If Carl Peterson has decided who the next coach of the Kansas City Chiefs will be, he isn't saying.

"I have a short list and a long list," Peterson said Thursday after making the expected announcement that Frank Gansz was fired. "Obviously, I have some specific people in mind. I have not spoken with anyone yet and I have not asked for permission to speak with anyone whose team is involved in its season."I think I have an idea where I want to go. But now there are some things for me to do in regards to evaluating those potential head football coaches."

The new man will be the fifth head coach since 1977 for one of the NFL's most consistent losers.

Gansz' departure was assumed last month after Peterson was named president and general manager in a front office shakeup that saw Jack Steadman resign as president and Jim Schaaf fired as general manager.

Ganaz, 50, had a two-year record of 8-22-1, including a 4-11-1 mark this year as his Chiefs became the only team in the NFL without a victory on the road. He was not available for comment.

"This decision was one that I have come to after what I believe was an in-depth, thorough and hopefully fair evaluation," Peterson said at a news conference. "Frank Gansz is a man of integrity, talent and as fine a person as I know.

"My decision is based upon the fact that I believe this is in the best interest of the future of the Kansas City Chiefs.
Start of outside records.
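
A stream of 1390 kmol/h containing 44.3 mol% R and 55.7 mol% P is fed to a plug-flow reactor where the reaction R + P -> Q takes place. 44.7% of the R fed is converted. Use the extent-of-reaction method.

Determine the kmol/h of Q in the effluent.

R reacted = 0.447 × 615.8 = 275.2 kmol/h; ν_R = −1, so ξ = 275.2/1 = 275.2 kmol/h.
Outlet amounts (n = n₀ + ν ξ):
  R: 615.8 − 1(275.2) = 340.5
  P: 774.2 − 1(275.2) = 499
  Q: 0 + 1(275.2) = 275.2

275 kmol/h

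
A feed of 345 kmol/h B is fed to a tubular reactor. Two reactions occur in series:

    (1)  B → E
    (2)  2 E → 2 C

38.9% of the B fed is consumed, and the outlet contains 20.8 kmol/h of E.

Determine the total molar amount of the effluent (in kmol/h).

Conversion of B: B consumed = 1ξ₁ = 0.389 × 345 → ξ₁ = 134.2 kmol/h.
E balance: n_E = 0 + 1ξ₁ − 2ξ₂ = 20.8 → ξ₂ = (1·134.2 − 20.8)/2 = 56.7 kmol/h.
Outlet amounts (n = n₀ + Σ ν·ξ):
  B: 345 − 1(134.2) = 210.8
  E: 0 + 1(134.2) − 2(56.7) = 20.8
  C: 0 + 2(56.7) = 113.4
Total out = 210.8 + 20.8 + 113.4 = 345 kmol/h.

345 kmol/h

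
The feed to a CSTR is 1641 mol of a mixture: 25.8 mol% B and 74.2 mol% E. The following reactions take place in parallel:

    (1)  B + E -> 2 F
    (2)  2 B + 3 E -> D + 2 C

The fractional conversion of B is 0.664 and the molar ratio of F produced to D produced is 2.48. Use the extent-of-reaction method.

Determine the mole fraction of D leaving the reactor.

0.0591

Conversion of B: B consumed = 0.664 × 423.4 = 281.1 mol = 1ξ₁ + 2ξ₂.
Selectivity: 2ξ₁ / (1ξ₂) = 2.48 → ξ₁ = 1.24 ξ₂.
Substitute: (1·1.24 + 2) ξ₂ = 281.1 → ξ₂ = 86.77 mol, ξ₁ = 107.6 mol.
Outlet amounts (n = n₀ + Σ ν·ξ):
  B: 423.4 − 1(107.6) − 2(86.77) = 142.3
  E: 1218 − 1(107.6) − 3(86.77) = 849.7
  F: 0 + 2(107.6) = 215.2
  D: 0 + 1(86.77) = 86.77
  C: 0 + 2(86.77) = 173.5
Total out = 1467 mol; y_D = 86.77 / 1467 = 0.05913.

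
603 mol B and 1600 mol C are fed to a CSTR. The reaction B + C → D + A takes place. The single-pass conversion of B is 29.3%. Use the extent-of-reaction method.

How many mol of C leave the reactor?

B reacted = 0.293 × 603 = 176.7 mol; ν_B = −1, so ξ = 176.7/1 = 176.7 mol.
Outlet amounts (n = n₀ + ν ξ):
  B: 603 − 1(176.7) = 426.3
  C: 1600 − 1(176.7) = 1423
  D: 0 + 1(176.7) = 176.7
  A: 0 + 1(176.7) = 176.7

1420 mol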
It is important for me to build my own organization."

Gansz and several of his key assistants, including defensive coordinator Rod Rust, had two years remaining on their contracts. Peterson said no one from the staff would be considered for the top spot and that the assistants had been told they were free to seek other jobs.

Speculation immediately turned to Dick Vermeil, a close friend of Peterson when they worked together with the Philadelphia Eagles. Vermeil, who coached the Eagles in the 1980 Super Bowl, is now working as a network analyst.